Luz de otoño
Faltan apenas cinco días para que nos quiten una hora de sol, quiero decir de luz, que en esta época del año es gran gala. Una hora de luz, quiero decir de sol, en pleno estiaje a lo mejor pasa inadvertida o puede que se llegue a agradecer si llevaba la calentura propia de la estación; pero en otoño es un tiempo precioso que se valora minuto a minuto.Cinco días apenas faltan para que se haya de cumplir la directiva europea sobre el horario de invierno, que es subsidiario del ahorro energético. A las 3.00 horas del domingo 31 de octubre, todos los relojes de la Unión Europea se retrasarán a las 2.00 horas, con lo cual ese domingo de 25 horas compensará el domingo de 23 horas en que se convirtió el último del pasado mes de marzo cuando a las 3.00 horas adelantamos el reloj a las 4.00 horas.
Hay ciudadanos que se quejan de los trastornos que les producen estos cambios de horario. Algunos nervios tardan meses en calmarse, y apenas lo han conseguido ya les están cambiando el horario otra vez. No sé... Quizá por estas o parecidas razones hay tanto pusilánime por ahí, tanto pesimista, tanto resentido con el mundo, sus pompas y vanidades.

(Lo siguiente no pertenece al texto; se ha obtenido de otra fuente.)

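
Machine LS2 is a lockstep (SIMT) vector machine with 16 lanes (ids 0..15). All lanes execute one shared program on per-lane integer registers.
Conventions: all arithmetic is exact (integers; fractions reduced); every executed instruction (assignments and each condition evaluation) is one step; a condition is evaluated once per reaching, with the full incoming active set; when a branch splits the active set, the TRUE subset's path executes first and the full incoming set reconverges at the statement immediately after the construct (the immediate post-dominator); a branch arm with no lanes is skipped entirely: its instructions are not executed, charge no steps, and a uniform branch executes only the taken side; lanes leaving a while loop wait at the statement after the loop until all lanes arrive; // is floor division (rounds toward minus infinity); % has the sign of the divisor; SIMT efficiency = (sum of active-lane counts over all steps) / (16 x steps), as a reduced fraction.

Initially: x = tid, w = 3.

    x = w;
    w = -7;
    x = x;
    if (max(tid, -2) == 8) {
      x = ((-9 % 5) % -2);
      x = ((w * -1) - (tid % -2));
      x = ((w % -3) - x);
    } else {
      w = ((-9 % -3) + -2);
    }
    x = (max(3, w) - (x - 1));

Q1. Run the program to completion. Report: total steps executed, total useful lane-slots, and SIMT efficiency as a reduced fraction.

Answer: 9 steps, 98 useful, 49/72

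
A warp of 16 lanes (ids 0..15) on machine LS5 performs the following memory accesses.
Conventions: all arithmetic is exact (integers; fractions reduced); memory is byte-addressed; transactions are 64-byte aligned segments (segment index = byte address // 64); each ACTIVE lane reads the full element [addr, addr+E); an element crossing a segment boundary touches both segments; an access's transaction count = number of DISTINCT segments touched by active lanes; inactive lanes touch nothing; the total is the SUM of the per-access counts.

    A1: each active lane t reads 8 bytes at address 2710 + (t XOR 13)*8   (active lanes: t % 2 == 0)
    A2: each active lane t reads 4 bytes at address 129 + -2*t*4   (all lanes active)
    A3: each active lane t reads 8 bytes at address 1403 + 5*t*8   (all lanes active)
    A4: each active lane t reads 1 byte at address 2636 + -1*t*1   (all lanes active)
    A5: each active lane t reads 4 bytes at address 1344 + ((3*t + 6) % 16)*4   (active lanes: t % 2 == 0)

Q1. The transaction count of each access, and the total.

A1: 3 transactions
A2: 3 transactions
A3: 11 transactions
A4: 2 transactions
A5: 1 transaction

Answer: 3,3,11,2,1; total 20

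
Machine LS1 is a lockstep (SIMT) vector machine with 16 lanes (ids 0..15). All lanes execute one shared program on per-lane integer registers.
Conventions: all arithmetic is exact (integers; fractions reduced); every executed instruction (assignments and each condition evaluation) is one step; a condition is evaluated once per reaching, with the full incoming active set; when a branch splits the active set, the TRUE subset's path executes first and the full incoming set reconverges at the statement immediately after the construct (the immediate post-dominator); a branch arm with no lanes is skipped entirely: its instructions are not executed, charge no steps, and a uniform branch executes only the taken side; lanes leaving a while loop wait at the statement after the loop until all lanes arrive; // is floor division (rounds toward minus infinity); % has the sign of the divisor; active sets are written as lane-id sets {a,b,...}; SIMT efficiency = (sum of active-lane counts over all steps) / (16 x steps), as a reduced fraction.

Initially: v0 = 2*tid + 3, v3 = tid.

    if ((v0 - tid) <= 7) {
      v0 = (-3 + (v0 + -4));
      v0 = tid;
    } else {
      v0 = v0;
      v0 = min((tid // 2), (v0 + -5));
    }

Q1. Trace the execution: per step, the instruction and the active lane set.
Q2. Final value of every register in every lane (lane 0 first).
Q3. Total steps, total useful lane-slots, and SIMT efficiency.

step 0: eval ((v0 - tid) <= 7)       {0,1,2,3,4,5,6,7,8,9,10,11,12,13,14,15}
step 1: v0 <- (-3 + (v0 + -4))       {0,1,2,3,4}
step 2: v0 <- tid                    {0,1,2,3,4}
step 3: v0 <- v0                     {5,6,7,8,9,10,11,12,13,14,15}
step 4: v0 <- min((tid // 2), (v0 + -5)) {5,6,7,8,9,10,11,12,13,14,15}

Answer: 5 steps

v0: 0,1,2,3,4,2,3,3,4,4,5,5,6,6,7,7
v3: 0,1,2,3,4,5,6,7,8,9,10,11,12,13,14,15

steps = 5; useful = 48; efficiency = 48/80 = 3/5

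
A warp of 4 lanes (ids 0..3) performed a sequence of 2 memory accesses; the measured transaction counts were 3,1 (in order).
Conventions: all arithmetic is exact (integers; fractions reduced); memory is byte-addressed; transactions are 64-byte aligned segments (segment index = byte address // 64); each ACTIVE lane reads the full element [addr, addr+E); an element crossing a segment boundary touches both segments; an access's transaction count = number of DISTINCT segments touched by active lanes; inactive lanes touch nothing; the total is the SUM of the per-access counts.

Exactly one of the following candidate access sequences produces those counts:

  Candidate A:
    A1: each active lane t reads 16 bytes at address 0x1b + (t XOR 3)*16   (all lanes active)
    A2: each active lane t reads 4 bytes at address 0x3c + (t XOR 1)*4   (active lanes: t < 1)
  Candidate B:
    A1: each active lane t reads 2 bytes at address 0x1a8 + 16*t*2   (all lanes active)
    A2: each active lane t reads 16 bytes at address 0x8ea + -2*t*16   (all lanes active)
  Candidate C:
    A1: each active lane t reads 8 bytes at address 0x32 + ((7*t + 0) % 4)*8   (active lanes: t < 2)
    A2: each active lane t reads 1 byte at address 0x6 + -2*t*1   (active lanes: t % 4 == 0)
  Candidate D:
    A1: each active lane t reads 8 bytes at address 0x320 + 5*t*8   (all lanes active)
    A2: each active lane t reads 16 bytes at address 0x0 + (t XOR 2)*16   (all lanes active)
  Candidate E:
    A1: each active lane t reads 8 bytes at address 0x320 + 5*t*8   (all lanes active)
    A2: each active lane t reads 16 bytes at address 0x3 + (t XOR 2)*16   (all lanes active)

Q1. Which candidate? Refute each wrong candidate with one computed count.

A: A1 gives 2 transactions, not 3
B: A2 gives 2 transactions, not 1
C: A1 gives 2 transactions, not 3
E: A2 gives 2 transactions, not 1
D: all counts match (3,1)

Answer: D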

Según algunos estudios, gracias al adelanto de una hora ahorraremos en España 11.000 millones de pesetas, que ya son. Uno no es que se lo crea del todo, pues barrunta que el cálculo se basa en el arte de birlibirloque , pero lo acepta por pura disciplina, forjada en la tolerancia, la solidaridad y el espíritu europeo. Sin embargo, aun aceptando ese cuantioso caudal de ahorro -¡11.000 millones de pesetas!, se dice pronto-, niega que justifique el escamoteo de una hora de luz que vamos a padecer durante toda la invernada.
Una hora de luz, en el otoño madrileño, no tiene precio. La luz de tarde que ahora disfrutamos además de su impagable encanto posee una lógica. Acabamos de almorzar y no se está extinguiendo el día; antes al contrario, sigue un declive gradual y pausado que nos permite callejear sin necesidad de que enciendan las farolas. Y en ese declive gradual de la luz todo Madrid -sus edificios, su entorno, sus campos, su cielo- toma un color broncíneo, con unas gamas fantásticas que van del granate intenso al oro más limpio -oro blanco podríamos decir- según la luz del atardecer se vaya alejando y dejando sobre la ciudad, los campos y los cielos sus últimos brillos.

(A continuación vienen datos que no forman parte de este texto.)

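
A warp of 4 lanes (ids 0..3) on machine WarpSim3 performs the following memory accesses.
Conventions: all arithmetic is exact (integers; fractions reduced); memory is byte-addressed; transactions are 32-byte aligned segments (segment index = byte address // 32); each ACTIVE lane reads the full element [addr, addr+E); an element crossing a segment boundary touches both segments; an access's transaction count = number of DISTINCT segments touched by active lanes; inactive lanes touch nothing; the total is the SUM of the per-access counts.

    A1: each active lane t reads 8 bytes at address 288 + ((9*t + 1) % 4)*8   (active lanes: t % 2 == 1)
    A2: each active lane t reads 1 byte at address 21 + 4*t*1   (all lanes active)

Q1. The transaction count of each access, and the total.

A1: 1 transaction
A2: 2 transactions

Answer: 1,2; total 3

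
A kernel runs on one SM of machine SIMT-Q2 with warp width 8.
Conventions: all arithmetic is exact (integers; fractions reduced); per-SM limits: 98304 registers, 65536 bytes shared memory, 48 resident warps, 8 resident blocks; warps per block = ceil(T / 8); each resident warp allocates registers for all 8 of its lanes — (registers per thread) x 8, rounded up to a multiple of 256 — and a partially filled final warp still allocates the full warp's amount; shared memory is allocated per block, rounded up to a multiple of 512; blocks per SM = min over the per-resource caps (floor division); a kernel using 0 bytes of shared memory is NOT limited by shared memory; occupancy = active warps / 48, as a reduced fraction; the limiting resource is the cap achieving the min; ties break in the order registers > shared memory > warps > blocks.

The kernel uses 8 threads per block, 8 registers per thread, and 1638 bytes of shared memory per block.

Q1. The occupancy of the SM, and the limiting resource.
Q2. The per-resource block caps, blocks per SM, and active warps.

Answer: occupancy 1/6, limited by blocks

registers: 384 blocks
shared memory: 32 blocks
warps: 48 blocks
blocks: 8 blocks

Answer: 8 blocks, 8 active warps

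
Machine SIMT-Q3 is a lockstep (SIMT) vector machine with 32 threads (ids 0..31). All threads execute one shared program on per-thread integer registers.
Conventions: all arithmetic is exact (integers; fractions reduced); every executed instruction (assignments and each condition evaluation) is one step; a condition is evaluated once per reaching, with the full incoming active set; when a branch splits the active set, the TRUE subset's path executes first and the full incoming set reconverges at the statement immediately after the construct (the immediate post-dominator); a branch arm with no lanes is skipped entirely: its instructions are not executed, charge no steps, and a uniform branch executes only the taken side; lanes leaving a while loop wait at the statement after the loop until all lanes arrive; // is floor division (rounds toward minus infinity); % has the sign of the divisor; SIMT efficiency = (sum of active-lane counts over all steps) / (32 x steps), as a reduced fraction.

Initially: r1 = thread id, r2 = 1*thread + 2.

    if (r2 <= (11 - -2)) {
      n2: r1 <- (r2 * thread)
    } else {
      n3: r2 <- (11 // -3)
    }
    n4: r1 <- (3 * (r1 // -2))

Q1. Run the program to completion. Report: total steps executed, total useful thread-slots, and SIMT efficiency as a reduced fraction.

Answer: 4 steps, 96 useful, 3/4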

Atrasaremos la hora -cinco días quedan apenas para el cambio- y todas esas gamas y esos colores de la luz se habrán ido de súbito. Con el nuevo horario -tenemos la larga experiencia de los muchos años-, la tarde cae vertiginosa y se nos viene encima. Como un atentado a la alegría de vivir. Apenas terminamos el almuerzo y en plena sobremesa ya apunta el ocaso; en menos que queramos esperar, ya habrá entrado la noche. La belleza del otoño madrileño, de sus dorados atardeceres, de la dulce melancolía que inspira su contemplación a los ciudadanos sensibles, se quedan sólo y en exclusiva para las abstracciones febriles de los poetas soñadores.
La cuarta estación del año se queda en un tránsito oscuro que discurre sin entidad propia en rápida demanda de la Navidad. Con el horario europeo de invierno, el otoño deja de existir. Cide Hamete Benenjeli, filósofo mahomético, venturosamente no influido por ninguna opción política ni sujeto a ninguna directiva europeísta, distinguía perfectamente las estaciones de la vida, que son cinco: primavera, verano, estío, otoño e invierno.
El mundo anda en redondo, o a la redonda, decía Cide Hamete Benenjeli, revelador de las andanzas de Don Quijote de La Mancha. Quería significar el filósofo mahomético que el mundo se desenvuelve solo, que va a su aire, que no necesita ni guías ni cortapisas. Cada día sale el sol -aunque haya nubes sale, allá penas si no se ve-, en su momento se oculta, y durante el periplo, de Levante a Poniente ha trazado un arco de color, en el que se amparan muchos afanes e ilusiones. Todo lo cual no tiene precio. Los 11.000 millones que dicen se van a ahorrar acortando el arco no son nada -si acaso, calderilla, vil metal-al lado de la alegría y la belleza que se dejarán perder.
La magia de los atardeceres constituye una de las principales riquezas espirituales que trae el otoño madrileño. Y nos lo van a secuestrar. Un año más.